Commissioners voted on the sale once before, but ended up split. "They chose four in favor, four against, and one abstained," says county mayor Greg Lynch.
Lynch says he’s been concerned with how the sale was handled from the beginning.
The mayor says he feels the price was too low.
As the hospital board continues to work through the attorney general's opinion, there's concern if the hospital has the money to stay open.
Hospital officials say the line of credit extended by Mountain States is about to run out. "At first it was fine,” says Wilson. “Now it's getting down to where some of the vendors are starting to send letters."
The question is what happens next.
Mountain States Health Alliance CEO Dennis Vonderfecht issued a statement, saying "We believe the hospital board followed the proper procedures in evaluating which proposal was in the best interest of the residents of Unicoi County," and that Mountain States remains committed to the deal.
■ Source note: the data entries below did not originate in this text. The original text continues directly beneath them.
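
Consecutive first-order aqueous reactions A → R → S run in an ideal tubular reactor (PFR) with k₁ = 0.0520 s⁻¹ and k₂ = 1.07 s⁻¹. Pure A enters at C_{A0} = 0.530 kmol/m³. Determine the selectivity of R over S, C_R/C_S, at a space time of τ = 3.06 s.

Solving the coupled first-order balances gives C_R(τ) = [k₁/(k₂−k₁)]·C_{A0}·(e^(−k₁τ) − e^(−k₂τ)).
e^(−k₁τ) = e^(−0.0520×3.06) = e^(−0.1591) = 0.8529; e^(−k₂τ) = e^(−3.274) = 0.03785.
C_R = 0.0520×0.530/(1.07−0.0520) × (0.8529−0.03785) = 0.02707×0.8150 = 0.02207 kmol/m³.
C_A = C_{A0}e^(−k₁τ) = 0.4520 kmol/m³, so C_S = C_{A0}−C_A−C_R = 0.05590 kmol/m³; C_R/C_S = 0.395.

0.395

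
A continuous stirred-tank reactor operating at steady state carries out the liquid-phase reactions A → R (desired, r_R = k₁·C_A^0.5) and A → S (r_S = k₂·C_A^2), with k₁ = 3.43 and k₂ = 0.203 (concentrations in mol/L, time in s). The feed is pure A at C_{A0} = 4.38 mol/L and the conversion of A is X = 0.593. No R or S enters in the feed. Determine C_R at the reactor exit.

Exit C_A = C_{A0}(1−X) = 4.38×0.407 = 1.783 mol/L.
In a CSTR the entire volume is at exit conditions, so r_R = 3.43×1.783^0.5 = 4.580 and r_S = 0.203×1.783^2 = 0.6451.
Fraction of consumed A going to R: r_R/(r_R+r_S) = 0.8765.
C_R = 0.8765·C_{A0}·X = 0.8765×4.38×0.593 = 2.28 mol/L.

2.28 mol/L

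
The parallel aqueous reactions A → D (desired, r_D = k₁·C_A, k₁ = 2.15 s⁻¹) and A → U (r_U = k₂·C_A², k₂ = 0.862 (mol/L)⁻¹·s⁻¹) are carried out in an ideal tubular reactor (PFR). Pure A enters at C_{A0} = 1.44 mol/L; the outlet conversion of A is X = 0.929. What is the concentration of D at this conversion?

1.04 mol/L

C_A = C_{A0}(1−X) = 0.1022 mol/L.
Along a PFR/batch, dC_D/dC_A = −r_D/(r_D+r_U) = −k₁/(k₁+k₂·C_A).
Integrating from C_{A0} to C_A: C_D = (2.15/0.862)·ln[(2.15+0.862·1.44)/(2.15+0.862·0.102)] = 2.494·ln(3.391/2.238) = 1.037 mol/L.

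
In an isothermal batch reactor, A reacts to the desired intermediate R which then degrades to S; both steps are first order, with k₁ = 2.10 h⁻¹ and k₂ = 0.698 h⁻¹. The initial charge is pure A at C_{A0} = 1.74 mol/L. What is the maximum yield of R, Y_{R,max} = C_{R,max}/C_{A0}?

Evaluating C_R at t_opt = ln(k₂/k₁)/(k₂−k₁) gives C_{R,max}/C_{A0} = (k₁/k₂)^[k₂/(k₂−k₁)].
= (2.10/0.698)^(0.698/(0.698−2.10)) = (3.009)^(-0.4979) = 0.5779.

0.578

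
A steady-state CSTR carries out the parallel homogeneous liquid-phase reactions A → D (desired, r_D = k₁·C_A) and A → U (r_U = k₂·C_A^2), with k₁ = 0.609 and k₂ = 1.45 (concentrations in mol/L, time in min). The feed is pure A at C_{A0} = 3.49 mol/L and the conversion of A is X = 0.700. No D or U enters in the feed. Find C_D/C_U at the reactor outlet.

0.401

Exit C_A = C_{A0}(1−X) = 3.49×0.300 = 1.047 mol/L.
In a CSTR the entire volume is at exit conditions, so r_D = 0.609×1.047 = 0.6376 and r_U = 1.45×1.047^2 = 1.590.
Overall selectivity = C_D/C_U = r_Dτ/(r_Uτ) = r_D/r_U = 0.401.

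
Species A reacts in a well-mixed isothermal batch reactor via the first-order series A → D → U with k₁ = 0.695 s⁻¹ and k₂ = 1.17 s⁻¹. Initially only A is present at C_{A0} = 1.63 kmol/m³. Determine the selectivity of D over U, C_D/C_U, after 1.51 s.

The intermediate concentration in a first-order A→B→C sequence is C_D = k₁C_{A0}(e^(−k₁t) − e^(−k₂t))/(k₂−k₁).
e^(−k₁t) = e^(−0.695×1.51) = e^(−1.049) = 0.3501; e^(−k₂t) = e^(−1.767) = 0.1709.
C_D = 0.695×1.63/(1.17−0.695) × (0.3501−0.1709) = 2.385×0.1792 = 0.4275 kmol/m³.
C_A = C_{A0}e^(−k₁t) = 0.5707 kmol/m³, so C_U = C_{A0}−C_A−C_D = 0.6318 kmol/m³; C_D/C_U = 0.677.

0.677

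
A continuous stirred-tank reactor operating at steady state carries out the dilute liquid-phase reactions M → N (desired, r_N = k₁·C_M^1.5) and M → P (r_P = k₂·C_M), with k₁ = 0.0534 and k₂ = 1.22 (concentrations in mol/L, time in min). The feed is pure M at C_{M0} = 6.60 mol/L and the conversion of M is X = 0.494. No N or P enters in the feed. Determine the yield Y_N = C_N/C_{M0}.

0.0366

Exit C_M = C_{M0}(1−X) = 6.60×0.506 = 3.340 mol/L.
A CSTR operates uniformly at the exit composition, giving r_N = 0.3259 and r_P = 4.074 (each k·C_M^n at C_M = 3.340).
Fraction of consumed M going to N: r_N/(r_N+r_P) = 0.07406.
C_N = 0.07406·C_{M0}·X = 0.07406×6.60×0.494 = 0.241 mol/L; Y_N = C_N/C_{M0} = 0.0366.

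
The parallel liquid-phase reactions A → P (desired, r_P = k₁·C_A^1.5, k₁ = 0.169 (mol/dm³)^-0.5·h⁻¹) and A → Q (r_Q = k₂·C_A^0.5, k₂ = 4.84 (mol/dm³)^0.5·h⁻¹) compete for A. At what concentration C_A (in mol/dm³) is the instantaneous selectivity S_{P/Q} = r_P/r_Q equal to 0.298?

S_{P/Q} = (k₁/k₂)·C_A ⇒ C_A = S·k₂/k₁.
= 0.298×4.84/0.169 = 8.53 mol/dm³.

8.53 mol/dm³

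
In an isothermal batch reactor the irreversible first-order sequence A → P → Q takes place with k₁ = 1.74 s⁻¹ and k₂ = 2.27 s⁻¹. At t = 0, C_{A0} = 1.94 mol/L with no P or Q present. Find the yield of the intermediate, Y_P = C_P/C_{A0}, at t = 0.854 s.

0.270

Solving the coupled first-order balances gives C_P(t) = [k₁/(k₂−k₁)]·C_{A0}·(e^(−k₁t) − e^(−k₂t)).
e^(−k₁t) = e^(−1.74×0.854) = e^(−1.486) = 0.2263; e^(−k₂t) = e^(−1.939) = 0.1439.
C_P = 1.74×1.94/(2.27−1.74) × (0.2263−0.1439) = 6.369×0.08238 = 0.5247 mol/L.
Y_P = C_P/C_{A0} = 0.5247/1.94 = 0.270.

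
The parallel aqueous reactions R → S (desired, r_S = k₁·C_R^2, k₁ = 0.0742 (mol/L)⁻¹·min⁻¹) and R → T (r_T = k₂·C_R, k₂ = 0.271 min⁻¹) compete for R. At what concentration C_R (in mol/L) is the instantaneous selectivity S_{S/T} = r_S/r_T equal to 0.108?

0.394 mol/L

S_{S/T} = (k₁/k₂)·C_R ⇒ C_R = S·k₂/k₁.
= 0.108×0.271/0.0742 = 0.394 mol/L.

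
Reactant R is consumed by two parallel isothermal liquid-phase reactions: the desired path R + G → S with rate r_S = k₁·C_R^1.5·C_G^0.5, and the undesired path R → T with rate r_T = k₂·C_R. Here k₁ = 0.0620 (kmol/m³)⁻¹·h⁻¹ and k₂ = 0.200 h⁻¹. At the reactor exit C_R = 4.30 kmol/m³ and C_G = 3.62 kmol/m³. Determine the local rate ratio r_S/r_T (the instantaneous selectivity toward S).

S_{S/T} = r_S/r_T = (k₁·C_R^1.5·C_G^0.5)/(k₂·C_R) = (k₁/k₂)·C_R^0.5·C_G^0.5.
= (0.0620×4.300^1.5×3.620^0.5) / (0.200×4.300) = 1.052/0.8600 = 1.22.

1.22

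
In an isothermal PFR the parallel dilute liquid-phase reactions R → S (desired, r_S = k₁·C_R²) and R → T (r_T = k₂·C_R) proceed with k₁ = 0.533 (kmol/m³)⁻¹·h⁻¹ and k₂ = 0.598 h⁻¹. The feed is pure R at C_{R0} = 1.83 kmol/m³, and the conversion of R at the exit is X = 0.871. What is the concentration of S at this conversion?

C_R = C_{R0}(1−X) = 0.2361 kmol/m³.
Along a PFR/batch, dC_T/dC_R = −r_T/(r_S+r_T) = −k₂/(k₂+k₁·C_R).
Integrating from C_{R0} to C_R: C_T = (0.598/0.533)·ln[(0.598+0.533·1.83)/(0.598+0.533·0.236)] = 1.122·ln(1.573/0.7238) = 0.8711 kmol/m³.
Then C_S = (C_{R0}−C_R) − C_T = 1.594 − 0.8711 = 0.7228 kmol/m³.

0.723 kmol/m³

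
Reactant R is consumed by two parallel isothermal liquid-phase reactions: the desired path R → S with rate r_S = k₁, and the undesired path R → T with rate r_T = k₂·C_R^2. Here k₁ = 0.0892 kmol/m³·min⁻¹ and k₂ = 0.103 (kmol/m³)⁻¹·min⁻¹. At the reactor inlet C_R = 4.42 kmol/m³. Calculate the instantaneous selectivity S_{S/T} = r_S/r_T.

S_{S/T} = r_S/r_T = (k₁)/(k₂·C_R^2) = (k₁/k₂)·C_R^-2.
= (0.0892) / (0.103×4.420^2) = 0.08920/2.012 = 0.0443.
The undesired path is higher order in R, so low C_R (CSTR or dilute feed) favours S.

0.0443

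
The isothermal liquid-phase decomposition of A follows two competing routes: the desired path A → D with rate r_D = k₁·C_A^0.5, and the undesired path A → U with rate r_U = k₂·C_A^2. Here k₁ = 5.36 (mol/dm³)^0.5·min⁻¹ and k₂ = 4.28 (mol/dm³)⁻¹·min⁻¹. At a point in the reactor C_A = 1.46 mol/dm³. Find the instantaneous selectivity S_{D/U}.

S_{D/U} = r_D/r_U = (k₁·C_A^0.5)/(k₂·C_A^2) = (k₁/k₂)·C_A^-1.5.
= (5.36×1.460^0.5) / (4.28×1.460^2) = 6.477/9.123 = 0.710.
The undesired path is higher order in A, so low C_A (CSTR or dilute feed) favours D.

0.710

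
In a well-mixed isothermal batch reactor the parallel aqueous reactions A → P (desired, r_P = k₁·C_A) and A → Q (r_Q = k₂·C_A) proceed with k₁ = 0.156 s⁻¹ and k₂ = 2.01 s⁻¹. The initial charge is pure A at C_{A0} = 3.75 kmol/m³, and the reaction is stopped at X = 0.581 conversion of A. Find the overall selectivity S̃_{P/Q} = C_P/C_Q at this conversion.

C_A = C_{A0}(1−X) = 1.571 kmol/m³.
Both paths are first order in A, so the instantaneous fraction to P is constant: dC_P/d(−C_A) = k₁/(k₁+k₂) = 0.07202.
C_P = 0.07202·(C_{A0}−C_A) = 0.07202×2.179 = 0.157 kmol/m³.
C_Q = (C_{A0}−C_A)−C_P = 2.022 kmol/m³; S̃_{P/Q} = 0.1569/2.022 = 0.0776.

0.0776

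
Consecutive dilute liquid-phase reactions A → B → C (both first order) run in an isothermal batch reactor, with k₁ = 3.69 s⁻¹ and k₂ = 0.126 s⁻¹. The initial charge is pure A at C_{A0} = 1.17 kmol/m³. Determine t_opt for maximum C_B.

For first-order series the maximum of C_B occurs at t_opt = ln(k₂/k₁)/(k₂−k₁).
= ln(0.126/3.69)/(0.126−3.69) = ln(0.03415)/-3.564 = -3.377/-3.564 = 0.948 s.

0.948 s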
Meanwhile, a Wellmont spokesman says they are pleased with the decision by the attorney general and are waiting on more decisions from the hospital board before preparing for their next move.
The hospital board of control is set meet about the attorney generals requirements at a meeting Thursday night. The county commission could take up the issue at its next meeting.
Dennis Vonderfecht's full statement
“We believe the hospital board followed the proper procedures in evaluating which proposal was in the best interest of the residents of Unicoi County, and we are disappointed that the state attorney general does not feel the same way about the process. MSHA remains committed to meeting the needs of Unicoi County residents, however, and we are eager to work with the UCMH Board of Control to address all of the outstanding issues.
“The residents of Unicoi County deserve nothing less than the best in their health care, and MSHA has done much over the past eight months to support the hospital’s operations and make improvements during this interim period. There is a great deal of assistance that the hospital still requires, however, that we cannot legally do until the sale is final. MSHA stands ready to make every necessary resource available to the hospital upon receiving permission from the State of Tennessee.”